01 November 2014

Rear Lights Dynamo Powered - Short Review

A rainy Saturday today, so no ride.  I hope tomorrow will be dry, and Jerome and I will get out from 730AM.  Start from my house -- others are of course welcome.

For a long time I have used simple battery powered rear lights.  Given the lower power requirements, batteries will last even through a long ride with extensive night riding.  But batteries do run down, and out, and it is especially inconvenient, even dangerous, if it happens at the wrong time.  

Also, my favorite rear lights for many years, the "fibre flare" series, have not been as durable as I would like.  The all around visibility is great, and the quality may have improved over time.  But a few stopped working almost immediately after I got them (problems with the switch) and others suffered water damage or broken fastenings after a year or two in use.  
Fibre flare
So recently I have started to experiment with using my hub dynamo to power rear as well as front lights.

On the Bike24.com site there are lots and lots of dynamo-powered rear light options.  Unfortunately, most of them affix to a rear rack.  What rear rack?  I do not use one and have no plans to start.  Some of them also affix to mudguards.  Also not ideal, for someone who uses removeable mudguards, or none at all, much of the time.  

Jerome does have a rear rack, so I got him what looks like a very nice, thin, bright Busch & Mueller light that will affix there.  This cost around 10 Euro (plus tax/shipping).  I look forward to a report.

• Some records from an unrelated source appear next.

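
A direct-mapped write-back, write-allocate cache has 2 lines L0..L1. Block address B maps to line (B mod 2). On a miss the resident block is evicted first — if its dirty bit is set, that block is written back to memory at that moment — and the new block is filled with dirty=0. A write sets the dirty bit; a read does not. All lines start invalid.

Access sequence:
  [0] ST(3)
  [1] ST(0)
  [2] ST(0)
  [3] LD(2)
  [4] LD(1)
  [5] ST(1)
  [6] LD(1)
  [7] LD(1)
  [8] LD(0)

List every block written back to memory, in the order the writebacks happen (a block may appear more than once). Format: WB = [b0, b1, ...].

0: W B3 -> L1 miss  d=D]
1: W B0 -> L0 miss  d=D]
2: W B0 -> L0 hit  d=D]
3: R B2 -> L0 miss wb->B0  d=-]
4: R B1 -> L1 miss wb->B3  d=-]
5: W B1 -> L1 hit  d=D]
6: R B1 -> L1 hit  d=D]
7: R B1 -> L1 hit  d=D]
8: R B0 -> L0 miss  d=-]

WB = [0, 3]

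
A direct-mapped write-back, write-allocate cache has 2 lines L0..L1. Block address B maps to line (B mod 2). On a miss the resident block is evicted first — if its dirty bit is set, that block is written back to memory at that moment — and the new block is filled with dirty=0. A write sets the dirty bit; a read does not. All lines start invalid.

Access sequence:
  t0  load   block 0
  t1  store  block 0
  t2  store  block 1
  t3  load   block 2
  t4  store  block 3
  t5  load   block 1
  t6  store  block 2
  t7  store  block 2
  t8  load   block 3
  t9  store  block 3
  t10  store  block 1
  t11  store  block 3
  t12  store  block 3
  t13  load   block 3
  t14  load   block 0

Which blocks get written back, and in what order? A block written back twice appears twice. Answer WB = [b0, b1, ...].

  0 | R B0 → L0 miss [-]
  1 | W B0 → L0 hit [D]
  2 | W B1 → L1 miss [D]
  3 | R B2 → L0 miss wb→B0 [-]
  4 | W B3 → L1 miss wb→B1 [D]
  5 | R B1 → L1 miss wb→B3 [-]
  6 | W B2 → L0 hit [D]
  7 | W B2 → L0 hit [D]
  8 | R B3 → L1 miss [-]
  9 | W B3 → L1 hit [D]
  10 | W B1 → L1 miss wb→B3 [D]
  11 | W B3 → L1 miss wb→B1 [D]
  12 | W B3 → L1 hit [D]
  13 | R B3 → L1 hit [D]
  14 | R B0 → L0 miss wb→B2 [-]

WB = [0, 1, 3, 3, 1, 2]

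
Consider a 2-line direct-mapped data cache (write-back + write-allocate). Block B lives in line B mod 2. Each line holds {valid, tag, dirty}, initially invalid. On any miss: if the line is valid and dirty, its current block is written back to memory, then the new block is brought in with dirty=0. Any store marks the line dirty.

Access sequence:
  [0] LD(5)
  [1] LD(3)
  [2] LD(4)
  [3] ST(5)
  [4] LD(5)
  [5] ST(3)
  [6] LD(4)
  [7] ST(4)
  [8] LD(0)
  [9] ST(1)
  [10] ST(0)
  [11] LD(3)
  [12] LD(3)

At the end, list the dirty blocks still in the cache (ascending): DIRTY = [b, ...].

DIRTY = [0]

0: R B5 → L1 miss [-]
1: R B3 → L1 miss [-]
2: R B4 → L0 miss [-]
3: W B5 → L1 miss [D]
4: R B5 → L1 hit [D]
5: W B3 → L1 miss wb→B5 [D]
6: R B4 → L0 hit [-]
7: W B4 → L0 hit [D]
8: R B0 → L0 miss wb→B4 [-]
9: W B1 → L1 miss wb→B3 [D]
10: W B0 → L0 hit [D]
11: R B3 → L1 miss wb→B1 [-]
12: R B3 → L1 hit [-]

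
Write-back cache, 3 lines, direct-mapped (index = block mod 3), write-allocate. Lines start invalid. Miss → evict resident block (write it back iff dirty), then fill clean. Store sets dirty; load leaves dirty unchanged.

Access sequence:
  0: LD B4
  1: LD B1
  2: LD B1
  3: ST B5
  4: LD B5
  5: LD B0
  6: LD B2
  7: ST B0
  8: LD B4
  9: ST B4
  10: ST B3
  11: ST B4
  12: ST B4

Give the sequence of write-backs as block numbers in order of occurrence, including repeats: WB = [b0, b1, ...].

WB = [5, 0]

  0 | R B4 → L1 miss [-]
  1 | R B1 → L1 miss [-]
  2 | R B1 → L1 hit [-]
  3 | W B5 → L2 miss [D]
  4 | R B5 → L2 hit [D]
  5 | R B0 → L0 miss [-]
  6 | R B2 → L2 miss wb→B5 [-]
  7 | W B0 → L0 hit [D]
  8 | R B4 → L1 miss [-]
  9 | W B4 → L1 hit [D]
  10 | W B3 → L0 miss wb→B0 [D]
  11 | W B4 → L1 hit [D]
  12 | W B4 → L1 hit [D]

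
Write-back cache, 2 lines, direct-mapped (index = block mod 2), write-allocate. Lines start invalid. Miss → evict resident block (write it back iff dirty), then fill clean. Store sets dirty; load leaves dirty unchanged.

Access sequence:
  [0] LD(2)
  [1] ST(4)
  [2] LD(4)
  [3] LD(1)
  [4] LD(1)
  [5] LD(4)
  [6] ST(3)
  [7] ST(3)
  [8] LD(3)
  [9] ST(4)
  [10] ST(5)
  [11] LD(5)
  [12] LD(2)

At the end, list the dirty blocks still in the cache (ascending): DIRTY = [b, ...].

  0 | R B2 → L0 miss [-]
  1 | W B4 → L0 miss [D]
  2 | R B4 → L0 hit [D]
  3 | R B1 → L1 miss [-]
  4 | R B1 → L1 hit [-]
  5 | R B4 → L0 hit [D]
  6 | W B3 → L1 miss [D]
  7 | W B3 → L1 hit [D]
  8 | R B3 → L1 hit [D]
  9 | W B4 → L0 hit [D]
  10 | W B5 → L1 miss wb→B3 [D]
  11 | R B5 → L1 hit [D]
  12 | R B2 → L0 miss wb→B4 [-]

DIRTY = [5]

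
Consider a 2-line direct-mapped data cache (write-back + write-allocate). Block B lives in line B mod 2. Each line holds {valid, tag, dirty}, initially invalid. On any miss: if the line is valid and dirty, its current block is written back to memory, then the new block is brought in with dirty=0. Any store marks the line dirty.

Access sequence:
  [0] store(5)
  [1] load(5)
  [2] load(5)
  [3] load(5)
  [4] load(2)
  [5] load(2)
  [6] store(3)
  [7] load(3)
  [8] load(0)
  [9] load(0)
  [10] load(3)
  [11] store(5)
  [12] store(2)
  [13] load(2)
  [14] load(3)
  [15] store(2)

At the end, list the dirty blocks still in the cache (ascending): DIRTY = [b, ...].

  0 | W B5 → L1 miss [D]
  1 | R B5 → L1 hit [D]
  2 | R B5 → L1 hit [D]
  3 | R B5 → L1 hit [D]
  4 | R B2 → L0 miss [-]
  5 | R B2 → L0 hit [-]
  6 | W B3 → L1 miss wb→B5 [D]
  7 | R B3 → L1 hit [D]
  8 | R B0 → L0 miss [-]
  9 | R B0 → L0 hit [-]
  10 | R B3 → L1 hit [D]
  11 | W B5 → L1 miss wb→B3 [D]
  12 | W B2 → L0 miss [D]
  13 | R B2 → L0 hit [D]
  14 | R B3 → L1 miss wb→B5 [-]
  15 | W B2 → L0 hit [D]

DIRTY = [2]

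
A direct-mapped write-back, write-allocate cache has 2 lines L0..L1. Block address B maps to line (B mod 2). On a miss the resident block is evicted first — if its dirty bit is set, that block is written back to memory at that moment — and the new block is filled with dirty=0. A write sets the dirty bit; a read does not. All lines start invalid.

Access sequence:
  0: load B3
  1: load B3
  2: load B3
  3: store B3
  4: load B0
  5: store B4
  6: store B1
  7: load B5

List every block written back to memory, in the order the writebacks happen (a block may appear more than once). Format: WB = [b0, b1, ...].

  0 | R B3 → L1 miss [-]
  1 | R B3 → L1 hit [-]
  2 | R B3 → L1 hit [-]
  3 | W B3 → L1 hit [D]
  4 | R B0 → L0 miss [-]
  5 | W B4 → L0 miss [D]
  6 | W B1 → L1 miss wb→B3 [D]
  7 | R B5 → L1 miss wb→B1 [-]

WB = [3, 1]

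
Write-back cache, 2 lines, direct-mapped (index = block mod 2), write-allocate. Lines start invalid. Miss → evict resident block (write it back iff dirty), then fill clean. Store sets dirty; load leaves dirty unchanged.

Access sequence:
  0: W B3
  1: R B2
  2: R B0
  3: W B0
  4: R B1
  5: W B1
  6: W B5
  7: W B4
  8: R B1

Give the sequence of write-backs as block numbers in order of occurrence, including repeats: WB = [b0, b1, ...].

WB = [3, 1, 0, 5]

0: W B3 -> L1 miss  d=D]
1: R B2 -> L0 miss  d=-]
2: R B0 -> L0 miss  d=-]
3: W B0 -> L0 hit  d=D]
4: R B1 -> L1 miss wb->B3  d=-]
5: W B1 -> L1 hit  d=D]
6: W B5 -> L1 miss wb->B1  d=D]
7: W B4 -> L0 miss wb->B0  d=D]
8: R B1 -> L1 miss wb->B5  d=-]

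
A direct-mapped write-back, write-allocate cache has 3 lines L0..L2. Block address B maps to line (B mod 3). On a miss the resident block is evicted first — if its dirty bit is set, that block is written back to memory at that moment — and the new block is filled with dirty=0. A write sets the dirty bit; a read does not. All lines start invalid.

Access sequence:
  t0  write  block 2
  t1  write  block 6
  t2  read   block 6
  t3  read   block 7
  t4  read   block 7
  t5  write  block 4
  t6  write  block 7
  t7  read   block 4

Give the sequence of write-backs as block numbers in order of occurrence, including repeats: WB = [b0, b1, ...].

  0 | W B2 → L2 miss [D]
  1 | W B6 → L0 miss [D]
  2 | R B6 → L0 hit [D]
  3 | R B7 → L1 miss [-]
  4 | R B7 → L1 hit [-]
  5 | W B4 → L1 miss [D]
  6 | W B7 → L1 miss wb→B4 [D]
  7 | R B4 → L1 miss wb→B7 [-]

WB = [4, 7]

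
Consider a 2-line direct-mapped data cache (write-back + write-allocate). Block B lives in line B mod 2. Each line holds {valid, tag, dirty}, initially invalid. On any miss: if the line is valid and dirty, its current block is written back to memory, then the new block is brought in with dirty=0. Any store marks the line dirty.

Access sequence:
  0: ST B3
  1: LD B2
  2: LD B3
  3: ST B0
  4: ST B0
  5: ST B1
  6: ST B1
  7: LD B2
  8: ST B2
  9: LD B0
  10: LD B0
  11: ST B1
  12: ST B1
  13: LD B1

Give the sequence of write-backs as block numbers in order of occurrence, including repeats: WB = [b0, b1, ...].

0: W B3 -> L1 miss  d=D]
1: R B2 -> L0 miss  d=-]
2: R B3 -> L1 hit  d=D]
3: W B0 -> L0 miss  d=D]
4: W B0 -> L0 hit  d=D]
5: W B1 -> L1 miss wb->B3  d=D]
6: W B1 -> L1 hit  d=D]
7: R B2 -> L0 miss wb->B0  d=-]
8: W B2 -> L0 hit  d=D]
9: R B0 -> L0 miss wb->B2  d=-]
10: R B0 -> L0 hit  d=-]
11: W B1 -> L1 hit  d=D]
12: W B1 -> L1 hit  d=D]
13: R B1 -> L1 hit  d=D]

WB = [3, 0, 2]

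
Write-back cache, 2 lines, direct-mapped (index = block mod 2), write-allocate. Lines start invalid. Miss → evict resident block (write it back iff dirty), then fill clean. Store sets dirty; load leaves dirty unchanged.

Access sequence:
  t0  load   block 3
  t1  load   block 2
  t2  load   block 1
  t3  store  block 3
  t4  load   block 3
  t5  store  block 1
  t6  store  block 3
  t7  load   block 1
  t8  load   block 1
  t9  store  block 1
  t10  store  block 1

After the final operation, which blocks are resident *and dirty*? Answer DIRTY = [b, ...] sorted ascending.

DIRTY = [1]

0: R B3 -> L1 miss  d=-]
1: R B2 -> L0 miss  d=-]
2: R B1 -> L1 miss  d=-]
3: W B3 -> L1 miss  d=D]
4: R B3 -> L1 hit  d=D]
5: W B1 -> L1 miss wb->B3  d=D]
6: W B3 -> L1 miss wb->B1  d=D]
7: R B1 -> L1 miss wb->B3  d=-]
8: R B1 -> L1 hit  d=-]
9: W B1 -> L1 hit  d=D]
10: W B1 -> L1 hit  d=D]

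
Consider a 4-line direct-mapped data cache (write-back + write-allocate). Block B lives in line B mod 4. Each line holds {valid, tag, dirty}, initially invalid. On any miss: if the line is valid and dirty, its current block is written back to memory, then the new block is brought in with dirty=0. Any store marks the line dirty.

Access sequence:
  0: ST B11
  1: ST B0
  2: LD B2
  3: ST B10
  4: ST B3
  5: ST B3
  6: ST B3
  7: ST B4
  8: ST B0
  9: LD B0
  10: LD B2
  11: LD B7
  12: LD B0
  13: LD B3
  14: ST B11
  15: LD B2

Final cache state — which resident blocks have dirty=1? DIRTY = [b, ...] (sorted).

0: W B11 → L3 miss [D]
1: W B0 → L0 miss [D]
2: R B2 → L2 miss [-]
3: W B10 → L2 miss [D]
4: W B3 → L3 miss wb→B11 [D]
5: W B3 → L3 hit [D]
6: W B3 → L3 hit [D]
7: W B4 → L0 miss wb→B0 [D]
8: W B0 → L0 miss wb→B4 [D]
9: R B0 → L0 hit [D]
10: R B2 → L2 miss wb→B10 [-]
11: R B7 → L3 miss wb→B3 [-]
12: R B0 → L0 hit [D]
13: R B3 → L3 miss [-]
14: W B11 → L3 miss [D]
15: R B2 → L2 hit [-]

DIRTY = [0, 11]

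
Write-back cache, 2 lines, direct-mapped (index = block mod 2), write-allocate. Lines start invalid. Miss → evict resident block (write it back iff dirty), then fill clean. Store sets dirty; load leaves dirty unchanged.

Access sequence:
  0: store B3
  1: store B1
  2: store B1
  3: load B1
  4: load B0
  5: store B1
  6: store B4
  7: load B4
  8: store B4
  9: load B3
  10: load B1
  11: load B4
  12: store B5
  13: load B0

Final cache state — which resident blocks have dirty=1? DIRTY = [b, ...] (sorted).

DIRTY = [5]

0: W B3 -> L1 miss  d=D]
1: W B1 -> L1 miss wb->B3  d=D]
2: W B1 -> L1 hit  d=D]
3: R B1 -> L1 hit  d=D]
4: R B0 -> L0 miss  d=-]
5: W B1 -> L1 hit  d=D]
6: W B4 -> L0 miss  d=D]
7: R B4 -> L0 hit  d=D]
8: W B4 -> L0 hit  d=D]
9: R B3 -> L1 miss wb->B1  d=-]
10: R B1 -> L1 miss  d=-]
11: R B4 -> L0 hit  d=D]
12: W B5 -> L1 miss  d=D]
13: R B0 -> L0 miss wb->B4  d=-]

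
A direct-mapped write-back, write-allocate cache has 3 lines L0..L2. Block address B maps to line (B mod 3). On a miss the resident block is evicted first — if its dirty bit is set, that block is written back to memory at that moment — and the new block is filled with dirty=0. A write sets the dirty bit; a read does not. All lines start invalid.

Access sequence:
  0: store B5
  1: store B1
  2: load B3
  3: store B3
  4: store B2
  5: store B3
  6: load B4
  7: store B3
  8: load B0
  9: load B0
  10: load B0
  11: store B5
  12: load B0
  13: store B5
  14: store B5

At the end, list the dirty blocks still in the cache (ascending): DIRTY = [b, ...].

DIRTY = [5]

0: W B5 -> L2 miss  d=D]
1: W B1 -> L1 miss  d=D]
2: R B3 -> L0 miss  d=-]
3: W B3 -> L0 hit  d=D]
4: W B2 -> L2 miss wb->B5  d=D]
5: W B3 -> L0 hit  d=D]
6: R B4 -> L1 miss wb->B1  d=-]
7: W B3 -> L0 hit  d=D]
8: R B0 -> L0 miss wb->B3  d=-]
9: R B0 -> L0 hit  d=-]
10: R B0 -> L0 hit  d=-]
11: W B5 -> L2 miss wb->B2  d=D]
12: R B0 -> L0 hit  d=-]
13: W B5 -> L2 hit  d=D]
14: W B5 -> L2 hit  d=D]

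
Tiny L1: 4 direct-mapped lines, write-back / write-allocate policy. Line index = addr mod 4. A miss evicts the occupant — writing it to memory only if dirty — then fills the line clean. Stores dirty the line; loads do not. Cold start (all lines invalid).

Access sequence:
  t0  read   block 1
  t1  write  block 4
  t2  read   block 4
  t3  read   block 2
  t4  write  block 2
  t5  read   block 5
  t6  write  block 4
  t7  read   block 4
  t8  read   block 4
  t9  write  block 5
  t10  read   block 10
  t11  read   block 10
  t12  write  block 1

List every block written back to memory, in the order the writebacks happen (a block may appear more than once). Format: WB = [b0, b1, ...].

WB = [2, 5]

0: R B1 → L1 miss [-]
1: W B4 → L0 miss [D]
2: R B4 → L0 hit [D]
3: R B2 → L2 miss [-]
4: W B2 → L2 hit [D]
5: R B5 → L1 miss [-]
6: W B4 → L0 hit [D]
7: R B4 → L0 hit [D]
8: R B4 → L0 hit [D]
9: W B5 → L1 hit [D]
10: R B10 → L2 miss wb→B2 [-]
11: R B10 → L2 hit [-]
12: W B1 → L1 miss wb→B5 [D]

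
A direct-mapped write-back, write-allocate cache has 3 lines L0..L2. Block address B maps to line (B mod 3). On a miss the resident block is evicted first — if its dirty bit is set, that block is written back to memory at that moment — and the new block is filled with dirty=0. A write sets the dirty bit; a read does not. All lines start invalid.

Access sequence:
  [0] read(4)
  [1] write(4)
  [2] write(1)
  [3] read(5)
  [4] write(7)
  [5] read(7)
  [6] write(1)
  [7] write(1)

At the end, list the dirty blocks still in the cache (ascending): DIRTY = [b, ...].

DIRTY = [1]

  0 | R B4 → L1 miss [-]
  1 | W B4 → L1 hit [D]
  2 | W B1 → L1 miss wb→B4 [D]
  3 | R B5 → L2 miss [-]
  4 | W B7 → L1 miss wb→B1 [D]
  5 | R B7 → L1 hit [D]
  6 | W B1 → L1 miss wb→B7 [D]
  7 | W B1 → L1 hit [D]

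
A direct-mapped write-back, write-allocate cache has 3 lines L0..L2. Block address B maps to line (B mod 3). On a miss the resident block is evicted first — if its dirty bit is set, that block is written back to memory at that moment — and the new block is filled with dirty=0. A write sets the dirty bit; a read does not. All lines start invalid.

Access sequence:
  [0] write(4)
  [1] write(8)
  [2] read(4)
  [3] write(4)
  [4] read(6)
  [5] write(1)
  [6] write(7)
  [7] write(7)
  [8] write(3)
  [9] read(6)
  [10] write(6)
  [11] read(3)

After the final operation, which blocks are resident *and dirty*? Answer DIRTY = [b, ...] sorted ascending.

  0 | W B4 → L1 miss [D]
  1 | W B8 → L2 miss [D]
  2 | R B4 → L1 hit [D]
  3 | W B4 → L1 hit [D]
  4 | R B6 → L0 miss [-]
  5 | W B1 → L1 miss wb→B4 [D]
  6 | W B7 → L1 miss wb→B1 [D]
  7 | W B7 → L1 hit [D]
  8 | W B3 → L0 miss [D]
  9 | R B6 → L0 miss wb→B3 [-]
  10 | W B6 → L0 hit [D]
  11 | R B3 → L0 miss wb→B6 [-]

DIRTY = [7, 8]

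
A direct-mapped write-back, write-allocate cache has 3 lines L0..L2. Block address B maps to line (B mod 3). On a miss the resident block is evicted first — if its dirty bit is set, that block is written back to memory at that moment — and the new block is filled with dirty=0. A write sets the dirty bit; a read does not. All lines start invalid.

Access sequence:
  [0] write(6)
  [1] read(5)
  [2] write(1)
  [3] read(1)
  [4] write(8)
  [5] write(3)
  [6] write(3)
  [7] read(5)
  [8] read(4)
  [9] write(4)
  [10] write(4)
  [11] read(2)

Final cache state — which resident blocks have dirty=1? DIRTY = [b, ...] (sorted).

0: W B6 -> L0 miss  d=D]
1: R B5 -> L2 miss  d=-]
2: W B1 -> L1 miss  d=D]
3: R B1 -> L1 hit  d=D]
4: W B8 -> L2 miss  d=D]
5: W B3 -> L0 miss wb->B6  d=D]
6: W B3 -> L0 hit  d=D]
7: R B5 -> L2 miss wb->B8  d=-]
8: R B4 -> L1 miss wb->B1  d=-]
9: W B4 -> L1 hit  d=D]
10: W B4 -> L1 hit  d=D]
11: R B2 -> L2 miss  d=-]

DIRTY = [3, 4]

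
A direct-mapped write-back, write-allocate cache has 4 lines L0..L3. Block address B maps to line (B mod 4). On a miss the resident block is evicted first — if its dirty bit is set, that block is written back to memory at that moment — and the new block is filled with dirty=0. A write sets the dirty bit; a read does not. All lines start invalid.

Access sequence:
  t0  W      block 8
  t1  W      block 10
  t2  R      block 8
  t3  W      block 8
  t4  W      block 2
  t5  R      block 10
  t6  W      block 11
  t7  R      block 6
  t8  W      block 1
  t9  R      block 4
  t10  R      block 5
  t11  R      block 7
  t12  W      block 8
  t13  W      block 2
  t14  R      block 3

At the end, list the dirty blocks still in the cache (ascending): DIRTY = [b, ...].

0: W B8 -> L0 miss  d=D]
1: W B10 -> L2 miss  d=D]
2: R B8 -> L0 hit  d=D]
3: W B8 -> L0 hit  d=D]
4: W B2 -> L2 miss wb->B10  d=D]
5: R B10 -> L2 miss wb->B2  d=-]
6: W B11 -> L3 miss  d=D]
7: R B6 -> L2 miss  d=-]
8: W B1 -> L1 miss  d=D]
9: R B4 -> L0 miss wb->B8  d=-]
10: R B5 -> L1 miss wb->B1  d=-]
11: R B7 -> L3 miss wb->B11  d=-]
12: W B8 -> L0 miss  d=D]
13: W B2 -> L2 miss  d=D]
14: R B3 -> L3 miss  d=-]

DIRTY = [2, 8]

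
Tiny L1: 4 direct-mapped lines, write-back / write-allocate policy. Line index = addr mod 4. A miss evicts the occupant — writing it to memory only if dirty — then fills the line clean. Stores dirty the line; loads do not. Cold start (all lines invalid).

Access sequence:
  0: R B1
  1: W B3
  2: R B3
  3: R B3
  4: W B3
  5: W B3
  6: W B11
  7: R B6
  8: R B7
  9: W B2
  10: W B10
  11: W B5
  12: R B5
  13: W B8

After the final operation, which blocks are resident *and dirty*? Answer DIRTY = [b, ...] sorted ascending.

DIRTY = [5, 8, 10]

0: R B1 -> L1 miss  d=-]
1: W B3 -> L3 miss  d=D]
2: R B3 -> L3 hit  d=D]
3: R B3 -> L3 hit  d=D]
4: W B3 -> L3 hit  d=D]
5: W B3 -> L3 hit  d=D]
6: W B11 -> L3 miss wb->B3  d=D]
7: R B6 -> L2 miss  d=-]
8: R B7 -> L3 miss wb->B11  d=-]
9: W B2 -> L2 miss  d=D]
10: W B10 -> L2 miss wb->B2  d=D]
11: W B5 -> L1 miss  d=D]
12: R B5 -> L1 hit  d=D]
13: W B8 -> L0 miss  d=D]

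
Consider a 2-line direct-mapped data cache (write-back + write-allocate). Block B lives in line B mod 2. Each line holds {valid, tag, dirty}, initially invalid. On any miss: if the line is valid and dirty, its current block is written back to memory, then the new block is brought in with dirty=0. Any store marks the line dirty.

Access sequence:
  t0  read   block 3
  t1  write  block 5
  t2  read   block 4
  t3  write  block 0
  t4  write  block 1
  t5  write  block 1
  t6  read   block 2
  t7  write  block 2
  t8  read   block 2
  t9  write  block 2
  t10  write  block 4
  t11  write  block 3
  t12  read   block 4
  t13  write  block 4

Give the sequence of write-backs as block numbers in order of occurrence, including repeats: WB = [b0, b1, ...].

WB = [5, 0, 2, 1]

0: R B3 → L1 miss [-]
1: W B5 → L1 miss [D]
2: R B4 → L0 miss [-]
3: W B0 → L0 miss [D]
4: W B1 → L1 miss wb→B5 [D]
5: W B1 → L1 hit [D]
6: R B2 → L0 miss wb→B0 [-]
7: W B2 → L0 hit [D]
8: R B2 → L0 hit [D]
9: W B2 → L0 hit [D]
10: W B4 → L0 miss wb→B2 [D]
11: W B3 → L1 miss wb→B1 [D]
12: R B4 → L0 hit [D]
13: W B4 → L0 hit [D]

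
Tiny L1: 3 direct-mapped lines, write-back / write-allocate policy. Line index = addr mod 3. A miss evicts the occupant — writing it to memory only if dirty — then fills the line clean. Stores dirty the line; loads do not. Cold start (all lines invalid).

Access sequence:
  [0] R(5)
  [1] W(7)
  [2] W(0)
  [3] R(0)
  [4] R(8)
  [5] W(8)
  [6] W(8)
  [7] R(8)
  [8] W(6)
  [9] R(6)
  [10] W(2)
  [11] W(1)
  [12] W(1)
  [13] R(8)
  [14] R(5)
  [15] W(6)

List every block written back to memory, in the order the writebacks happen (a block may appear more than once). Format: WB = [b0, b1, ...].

0: R B5 -> L2 miss  d=-]
1: W B7 -> L1 miss  d=D]
2: W B0 -> L0 miss  d=D]
3: R B0 -> L0 hit  d=D]
4: R B8 -> L2 miss  d=-]
5: W B8 -> L2 hit  d=D]
6: W B8 -> L2 hit  d=D]
7: R B8 -> L2 hit  d=D]
8: W B6 -> L0 miss wb->B0  d=D]
9: R B6 -> L0 hit  d=D]
10: W B2 -> L2 miss wb->B8  d=D]
11: W B1 -> L1 miss wb->B7  d=D]
12: W B1 -> L1 hit  d=D]
13: R B8 -> L2 miss wb->B2  d=-]
14: R B5 -> L2 miss  d=-]
15: W B6 -> L0 hit  d=D]

WB = [0, 8, 7, 2]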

The choices are limited (and a bit more expensive) for dynamo lighting with other mounting options. I have a Philips rear light that attaches to my seatpost (approx 20 Euro), and a Busch & Mueller that attaches to a seat stay (approx 15 Euro).  Both are very bright compared with typical rear lights on bicycles.  The Philips attachment is not as durable as I would like ... so I worry about how long it will last.  Both are easy to connect, though it does require a wire along the top tube between front and rear lights.

I think the Busch & Mueller Secula Plus attached to my seat stay is going to be my favorite.  It has a very bright standlight, which the Philips lacks.  So it will be much safer for urban riding where I will be stopped at an intersection waiting for a traffic light, for example.  For now I have put it on the Yamabushi, my primary commuting bike.  I think the best place in winter.
Bright standlight!


Richard said...

Do you foresee any issues with their being always on, rather than blinking? Wondering how motorists will perceive them, given that most people use blinkies

David Litt said...

"Do you foresee any issues with their being always on, rather than blinking? "

No. Just go to a major Audax online forum (the U.S. randon forum, for example) and ask that question, and you may get a flurry of opinions ... or a link to an old thread on the subject. There is a long running debate about whether blinking lights "attract" a sleepy/careless motorist to steer toward you -- some, very limited evidence -- and so Audax rules typically require a NON-blinking, constant rear light.
For long distance night cycling I would suggest one constant rear light, and any second light (helmet rear, for example) could be blinking. Many cyclists prefer blinking because it extends battery life dramatically -- but that is not an issue with a dynamo powered LED rear light.